Jadi, bila merujuk materi penjelasan ketiga pejabat Eselon I dari tiga kementerian diatas, tentu sangat tidak relevan dan tidak menjawab apa yang sudah ditegaskan Suswono. Apalagi Menteri Pertanian juga menyatakan Kementeriannya tidak pernah mengeluarkan rekomendasi impor beras khusus asal Vietnam pada tahun 2013. Bahkan Kementan mengirimkan surat kepada Menteri Perdagangan guna meminta klarifikasi mengapa ada beras impor asal Vietnam yang masuk ke pasar.
Menteri Pertanian hanya mengeluarkan rekomendasi impor untuk beras jenis khusus yang peredarannya tertutup, tidak bebas. Beras jenis khusus ini adalah beras ketan, menir, beras untuk penderita diabetes, dan beras kebutuhan restoran tertentu.
Kian tidak relevan, manakala disimak pernyataan yang dikeluarkan Susiwijono Moegiarso sebelumnya. Tepatnya pada Selasa, 28 Januari 2014.
Direktorat Jenderal Bea dan Cukai menyatakan, kisruh beras impor salah satunya disebabkan karena kode barang impor antara beras khusus dan beras umum sama, meskipun jenisnya berbeda.
"(Ini) disebabkan karena kode HS antara beras khusus dan beras umum pada BTKI 2012 dimasukkan ke dalam satu kode HS yang sama, yaitu 1006.30.99.00," kata Susiwijono Moegiarso.
Lantas Susiwijono meminta masing-masing instansi terkait harus segera mendalami secara intensif adanya dugaan kebocoran beras tersebut.
Susiwijono pun membeberkan data impor yang ada di Direktorat Jenderal Bea dan Cukai (DJBC). Tercatat ada 58 perusahaan importir selain Bulog yang mengimpor beras selama 2013 melalui Tanjung Priok dan Belawan dengan kode HS.

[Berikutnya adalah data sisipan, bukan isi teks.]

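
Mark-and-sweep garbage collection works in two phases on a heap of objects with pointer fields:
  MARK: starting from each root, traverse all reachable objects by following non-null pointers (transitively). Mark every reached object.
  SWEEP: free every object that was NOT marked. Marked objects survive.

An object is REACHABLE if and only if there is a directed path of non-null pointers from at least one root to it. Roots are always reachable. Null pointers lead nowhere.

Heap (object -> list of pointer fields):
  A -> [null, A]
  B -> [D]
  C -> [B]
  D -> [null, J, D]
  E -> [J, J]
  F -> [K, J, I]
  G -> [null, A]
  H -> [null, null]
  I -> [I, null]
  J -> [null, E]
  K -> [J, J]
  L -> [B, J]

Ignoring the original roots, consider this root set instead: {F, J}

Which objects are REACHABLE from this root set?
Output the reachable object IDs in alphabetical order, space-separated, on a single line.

Roots: F J
Mark F: refs=K J I, marked=F
Mark J: refs=null E, marked=F J
Mark K: refs=J J, marked=F J K
Mark I: refs=I null, marked=F I J K
Mark E: refs=J J, marked=E F I J K
Unmarked (collected): A B C D G H L

Answer: E F I J K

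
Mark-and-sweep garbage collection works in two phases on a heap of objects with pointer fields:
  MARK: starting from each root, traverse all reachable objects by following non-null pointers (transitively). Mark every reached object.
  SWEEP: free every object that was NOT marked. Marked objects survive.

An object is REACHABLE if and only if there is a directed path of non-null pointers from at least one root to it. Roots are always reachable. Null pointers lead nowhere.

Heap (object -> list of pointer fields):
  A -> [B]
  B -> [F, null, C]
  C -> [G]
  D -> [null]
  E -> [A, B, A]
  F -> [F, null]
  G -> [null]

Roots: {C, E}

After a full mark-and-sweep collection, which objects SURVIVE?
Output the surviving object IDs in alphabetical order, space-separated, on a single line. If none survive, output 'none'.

Answer: A B C E F G

Derivation:
Roots: C E
Mark C: refs=G, marked=C
Mark E: refs=A B A, marked=C E
Mark G: refs=null, marked=C E G
Mark A: refs=B, marked=A C E G
Mark B: refs=F null C, marked=A B C E G
Mark F: refs=F null, marked=A B C E F G
Unmarked (collected): D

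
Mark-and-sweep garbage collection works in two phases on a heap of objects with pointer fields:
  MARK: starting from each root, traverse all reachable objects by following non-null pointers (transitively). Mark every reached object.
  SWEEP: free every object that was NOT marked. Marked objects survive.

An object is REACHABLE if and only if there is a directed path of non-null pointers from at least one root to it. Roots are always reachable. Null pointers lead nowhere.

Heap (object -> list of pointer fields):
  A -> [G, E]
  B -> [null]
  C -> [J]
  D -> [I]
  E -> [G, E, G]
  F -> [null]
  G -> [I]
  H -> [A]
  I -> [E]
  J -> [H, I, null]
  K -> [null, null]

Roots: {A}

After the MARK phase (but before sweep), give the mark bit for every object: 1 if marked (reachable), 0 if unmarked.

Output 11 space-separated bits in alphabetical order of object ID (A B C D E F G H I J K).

Roots: A
Mark A: refs=G E, marked=A
Mark G: refs=I, marked=A G
Mark E: refs=G E G, marked=A E G
Mark I: refs=E, marked=A E G I
Unmarked (collected): B C D F H J K

Answer: 1 0 0 0 1 0 1 0 1 0 0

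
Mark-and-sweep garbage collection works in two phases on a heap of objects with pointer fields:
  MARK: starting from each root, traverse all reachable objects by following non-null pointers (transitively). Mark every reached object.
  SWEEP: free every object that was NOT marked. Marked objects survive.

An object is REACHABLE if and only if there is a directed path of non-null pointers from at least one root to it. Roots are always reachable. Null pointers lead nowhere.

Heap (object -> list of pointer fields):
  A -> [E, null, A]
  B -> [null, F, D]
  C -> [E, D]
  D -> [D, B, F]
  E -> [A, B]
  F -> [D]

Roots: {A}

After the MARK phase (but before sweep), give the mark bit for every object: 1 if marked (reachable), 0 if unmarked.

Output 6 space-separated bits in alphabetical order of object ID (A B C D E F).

Answer: 1 1 0 1 1 1

Derivation:
Roots: A
Mark A: refs=E null A, marked=A
Mark E: refs=A B, marked=A E
Mark B: refs=null F D, marked=A B E
Mark F: refs=D, marked=A B E F
Mark D: refs=D B F, marked=A B D E F
Unmarked (collected): C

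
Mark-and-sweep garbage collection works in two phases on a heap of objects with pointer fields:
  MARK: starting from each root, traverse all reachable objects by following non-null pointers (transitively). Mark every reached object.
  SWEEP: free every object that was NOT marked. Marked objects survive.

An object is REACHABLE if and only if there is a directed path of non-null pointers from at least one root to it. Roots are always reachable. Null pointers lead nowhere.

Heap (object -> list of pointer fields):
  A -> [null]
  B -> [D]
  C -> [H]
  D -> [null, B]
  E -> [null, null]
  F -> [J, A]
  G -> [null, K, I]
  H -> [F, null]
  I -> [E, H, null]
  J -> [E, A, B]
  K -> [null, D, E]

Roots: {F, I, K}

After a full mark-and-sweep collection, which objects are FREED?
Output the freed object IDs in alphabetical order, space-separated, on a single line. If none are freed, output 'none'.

Roots: F I K
Mark F: refs=J A, marked=F
Mark I: refs=E H null, marked=F I
Mark K: refs=null D E, marked=F I K
Mark J: refs=E A B, marked=F I J K
Mark A: refs=null, marked=A F I J K
Mark E: refs=null null, marked=A E F I J K
Mark H: refs=F null, marked=A E F H I J K
Mark D: refs=null B, marked=A D E F H I J K
Mark B: refs=D, marked=A B D E F H I J K
Unmarked (collected): C G

Answer: C G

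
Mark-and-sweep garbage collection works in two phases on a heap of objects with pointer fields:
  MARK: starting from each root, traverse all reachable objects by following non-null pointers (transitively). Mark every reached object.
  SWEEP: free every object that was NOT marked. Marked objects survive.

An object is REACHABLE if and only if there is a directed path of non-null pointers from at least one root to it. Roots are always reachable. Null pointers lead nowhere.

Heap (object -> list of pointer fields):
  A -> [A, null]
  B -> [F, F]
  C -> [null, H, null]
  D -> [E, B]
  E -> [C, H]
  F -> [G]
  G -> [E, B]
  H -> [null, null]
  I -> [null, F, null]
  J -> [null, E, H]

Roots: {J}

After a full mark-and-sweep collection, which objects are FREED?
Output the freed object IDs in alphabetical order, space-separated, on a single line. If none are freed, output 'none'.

Roots: J
Mark J: refs=null E H, marked=J
Mark E: refs=C H, marked=E J
Mark H: refs=null null, marked=E H J
Mark C: refs=null H null, marked=C E H J
Unmarked (collected): A B D F G I

Answer: A B D F G I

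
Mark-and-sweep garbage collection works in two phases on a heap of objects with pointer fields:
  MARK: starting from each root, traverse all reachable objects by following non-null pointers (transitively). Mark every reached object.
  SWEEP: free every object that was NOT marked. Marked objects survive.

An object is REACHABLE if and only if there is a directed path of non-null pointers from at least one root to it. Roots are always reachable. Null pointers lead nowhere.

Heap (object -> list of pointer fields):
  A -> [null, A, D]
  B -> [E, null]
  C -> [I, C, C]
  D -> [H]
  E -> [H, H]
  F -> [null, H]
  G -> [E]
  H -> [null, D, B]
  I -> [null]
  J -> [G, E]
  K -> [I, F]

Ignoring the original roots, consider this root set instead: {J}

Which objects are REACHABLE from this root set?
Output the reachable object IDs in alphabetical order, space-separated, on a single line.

Roots: J
Mark J: refs=G E, marked=J
Mark G: refs=E, marked=G J
Mark E: refs=H H, marked=E G J
Mark H: refs=null D B, marked=E G H J
Mark D: refs=H, marked=D E G H J
Mark B: refs=E null, marked=B D E G H J
Unmarked (collected): A C F I K

Answer: B D E G H J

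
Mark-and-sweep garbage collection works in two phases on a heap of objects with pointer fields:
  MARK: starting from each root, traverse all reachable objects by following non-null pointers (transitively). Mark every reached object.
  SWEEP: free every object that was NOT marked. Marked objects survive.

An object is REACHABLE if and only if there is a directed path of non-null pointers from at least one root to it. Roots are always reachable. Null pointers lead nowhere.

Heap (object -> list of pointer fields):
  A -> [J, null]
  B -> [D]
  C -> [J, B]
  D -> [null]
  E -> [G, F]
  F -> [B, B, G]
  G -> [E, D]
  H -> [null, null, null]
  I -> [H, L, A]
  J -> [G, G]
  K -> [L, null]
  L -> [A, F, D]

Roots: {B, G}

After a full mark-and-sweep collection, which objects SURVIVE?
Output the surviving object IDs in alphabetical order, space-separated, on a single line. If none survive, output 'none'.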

Sebanyak 16.900 ton beras impor itu telah dilengkapi dengan SPI dan laporan surveyor (LS). Secara teknis, importasi beras dimasukkan dalam komoditas berisiko rendah (low risk) lantaran sudah diperiksa di negara asal barang.
Kemudian, setelah heboh maraknya beras impor di Pasar Induk Cipinang berharga murah, Direktorat Jenderal Bea dan Cukai memasukkan kode import beras Premium tersebut kedalam kategori beresiko tinggi dan melakukan perubahan terhadap kebijakan pengawasan, semula masuk dalam sistem Portal Indonesia National Single Window (INSW) secara elektronik, diubah menjadi sistem manual dengan petugas analisis.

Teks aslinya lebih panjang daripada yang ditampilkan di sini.